AUDIENCE: We use codes to [INAUDIBLE] by calculating how much the hospital will gain by limiting [INAUDIBLE]?
DAVID SONTAG: OK, so this is going to be the last question that we're going to end on. And it really has to do with one of evaluation and thinking about the impact of an intervention based on their predictions. How much does that causal effect show up in both the way that you formalize problems, then evaluate the effect of your predictions?
LEONARD D'AVOLIO: Yeah. So the most important thing to know is no customer will ever pay you for a positive predictive value. They don't care, right? They care about will you help them save or make money solving a problem. So cost effectiveness starts at the beginning. But the nice thing about a positive predictive value approach-- and there's so much literature that can tell you what does the average cost of certain things having happened.
So the very first part of any engagement for us is well, you guys are here. This is the cost of being there. If you improved by 10%, if we can get approval to that, then we start to model.
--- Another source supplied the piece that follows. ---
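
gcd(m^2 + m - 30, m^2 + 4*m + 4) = 1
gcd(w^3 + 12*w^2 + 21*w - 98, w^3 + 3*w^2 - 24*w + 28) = w^2 + 5*w - 14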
And we say well look, of the top 100 people 70 of them are the right people. Multiply that by the potential cost. If you think you can prevent 10 of those terrible things from occurring, that's worth this much. So cost effectiveness data is at the start. It's in the modeling stage. And then at the end, we never show them how good we did at predicting. We show them the baseline. We say baseline activities outcomes-- where were you, what are you doing, and then did it make a difference. And the last part is always in dollars and cents, too.
DAVID SONTAG: Although Len didn't mention it here, he also does quite some work when trying to think through this causal effect. And we talked about how you use propensity matching, for example, in your work. We won't be able to get into that in today's discussion, but we'll come back to those questions when we talk about causal inference in a few weeks. That's all for today, thanks.